The jury is still out as to how long humans have inhabited the New World. It is pretty certain that they didn't all arrive via a land bridge. Some South American sites are dated back I think as far as 40-50,000 years. The standard number tossed around in anthropology classes for North America was 27,000, but I think that is now considered incorrect, that populations were here longer.

The populations that have lived here have always had an impact on the environment. Technology has also been present, but the North American technology was not as universally destructive as the European technology, and the impact was different. Both New World and Old World had some massive building projects (pyramids and temples abound in parts of both worlds) and there are many other parallel activities.

But the biggest difference between cultures and their environmental attitudes and behavior is, largely, that the industrial religions lost touch with the beneficial relationships with the natural world and the idea of gift exchange as it existed between humans and non-humans, such as the animals they hunted.
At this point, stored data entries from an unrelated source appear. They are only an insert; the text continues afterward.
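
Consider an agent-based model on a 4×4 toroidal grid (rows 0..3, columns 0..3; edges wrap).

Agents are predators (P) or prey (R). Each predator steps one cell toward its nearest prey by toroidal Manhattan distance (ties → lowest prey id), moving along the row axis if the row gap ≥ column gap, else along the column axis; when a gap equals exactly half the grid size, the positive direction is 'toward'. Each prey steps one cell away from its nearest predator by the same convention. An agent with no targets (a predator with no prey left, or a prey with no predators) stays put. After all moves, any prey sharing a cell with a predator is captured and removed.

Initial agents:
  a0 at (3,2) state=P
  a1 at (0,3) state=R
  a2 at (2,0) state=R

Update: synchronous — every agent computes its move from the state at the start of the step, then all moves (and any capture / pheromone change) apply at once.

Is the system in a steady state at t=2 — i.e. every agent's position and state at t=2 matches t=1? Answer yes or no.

no

t=1: a0@(0,2):P a1@(1,3):R a2@(2,3):R
t=2: a0@(1,2):P a1@(2,3):R a2@(1,3):R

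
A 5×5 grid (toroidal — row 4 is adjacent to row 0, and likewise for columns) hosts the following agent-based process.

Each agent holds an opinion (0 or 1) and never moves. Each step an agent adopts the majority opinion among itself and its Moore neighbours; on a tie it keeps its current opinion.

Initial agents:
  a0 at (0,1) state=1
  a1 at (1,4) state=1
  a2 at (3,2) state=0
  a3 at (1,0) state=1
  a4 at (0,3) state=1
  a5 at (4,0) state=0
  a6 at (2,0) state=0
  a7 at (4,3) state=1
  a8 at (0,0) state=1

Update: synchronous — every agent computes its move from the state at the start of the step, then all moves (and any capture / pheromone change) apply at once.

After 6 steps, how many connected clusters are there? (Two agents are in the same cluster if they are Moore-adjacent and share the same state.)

t=1: a0@(0,1):1 a1@(1,4):1 a2@(3,2):0 a3@(1,0):1 a4@(0,3):1 a5@(4,0):1 a6@(2,0):1 a7@(4,3):1 a8@(0,0):1
t=2: (unchanged — steady state)

2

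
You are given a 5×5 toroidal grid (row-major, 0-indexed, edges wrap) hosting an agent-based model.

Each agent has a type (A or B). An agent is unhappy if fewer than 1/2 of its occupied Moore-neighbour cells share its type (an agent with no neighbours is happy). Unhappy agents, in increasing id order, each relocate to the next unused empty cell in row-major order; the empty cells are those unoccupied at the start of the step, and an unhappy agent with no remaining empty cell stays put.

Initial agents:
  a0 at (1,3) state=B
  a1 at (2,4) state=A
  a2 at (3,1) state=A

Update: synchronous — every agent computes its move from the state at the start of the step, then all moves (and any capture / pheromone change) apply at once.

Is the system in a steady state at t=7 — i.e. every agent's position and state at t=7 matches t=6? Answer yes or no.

no

t=1: a0@(0,0):B a1@(0,1):A a2@(3,1):A
t=2: a0@(0,2):B a1@(0,3):A a2@(3,1):A
t=3: a0@(0,0):B a1@(0,1):A a2@(3,1):A
t=4: a0@(0,2):B a1@(0,3):A a2@(3,1):A
t=5: a0@(0,0):B a1@(0,1):A a2@(3,1):A
t=6: a0@(0,2):B a1@(0,3):A a2@(3,1):A
t=7: a0@(0,0):B a1@(0,1):A a2@(3,1):A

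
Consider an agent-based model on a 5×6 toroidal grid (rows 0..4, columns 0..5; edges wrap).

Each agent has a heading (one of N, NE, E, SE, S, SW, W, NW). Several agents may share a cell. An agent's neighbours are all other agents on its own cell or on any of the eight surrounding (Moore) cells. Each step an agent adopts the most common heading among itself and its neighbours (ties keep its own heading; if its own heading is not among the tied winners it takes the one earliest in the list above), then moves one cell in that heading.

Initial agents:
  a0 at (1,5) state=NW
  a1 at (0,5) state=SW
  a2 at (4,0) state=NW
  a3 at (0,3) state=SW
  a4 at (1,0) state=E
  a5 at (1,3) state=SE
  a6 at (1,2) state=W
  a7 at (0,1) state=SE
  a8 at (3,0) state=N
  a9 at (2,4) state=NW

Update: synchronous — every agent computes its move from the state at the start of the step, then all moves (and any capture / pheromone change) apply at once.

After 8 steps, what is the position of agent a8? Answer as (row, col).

(0, 5)

t=1: a0@(0,4):NW a1@(4,4):NW a2@(3,5):NW a3@(1,2):SW a4@(1,1):E a5@(2,4):SE a6@(2,3):SE a7@(1,2):SE a8@(2,0):N a9@(1,3):NW
t=2: a0@(4,3):NW a1@(3,3):NW a2@(2,4):NW a3@(2,3):SE a4@(1,2):E a5@(3,5):SE a6@(3,4):SE a7@(2,3):SE a8@(1,0):N a9@(2,4):SE
t=3: a0@(3,2):NW a1@(4,4):SE a2@(3,5):SE a3@(3,4):SE a4@(2,3):SE a5@(4,0):SE a6@(4,5):SE a7@(3,4):SE a8@(0,0):N a9@(3,5):SE
t=4: a0@(2,1):NW a1@(0,5):SE a2@(4,0):SE a3@(4,5):SE a4@(3,4):SE a5@(0,1):SE a6@(0,0):SE a7@(4,5):SE a8@(1,1):SE a9@(4,0):SE
t=5: a0@(1,0):NW a1@(1,0):SE a2@(0,1):SE a3@(0,0):SE a4@(4,5):SE a5@(1,2):SE a6@(1,1):SE a7@(0,0):SE a8@(2,2):SE a9@(0,1):SE
t=6: a0@(2,1):SE a1@(2,1):SE a2@(1,2):SE a3@(1,1):SE a4@(0,0):SE a5@(2,3):SE a6@(2,2):SE a7@(1,1):SE a8@(3,3):SE a9@(1,2):SE
t=7: a0@(3,2):SE a1@(3,2):SE a2@(2,3):SE a3@(2,2):SE a4@(1,1):SE a5@(3,4):SE a6@(3,3):SE a7@(2,2):SE a8@(4,4):SE a9@(2,3):SE
t=8: a0@(4,3):SE a1@(4,3):SE a2@(3,4):SE a3@(3,3):SE a4@(2,2):SE a5@(4,5):SE a6@(4,4):SE a7@(3,3):SE a8@(0,5):SE a9@(3,4):SE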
Cultural practices evolved to help serve as a form of game management. It has been suggested by people like Calvin Martin that even this could be a skewed argument: his theory is that both New World humans and animals caught and spread some European diseases in such a way that the diseases spread long before Europeans set foot on much of the New World. By the time explorers and pioneers arrived, the human population had dropped so much and so many years earlier that the land was more lush and the animals more populace because the humans who usually hunted them had experienced a huge die off.

This is one of many theories about what was going on here before colonization.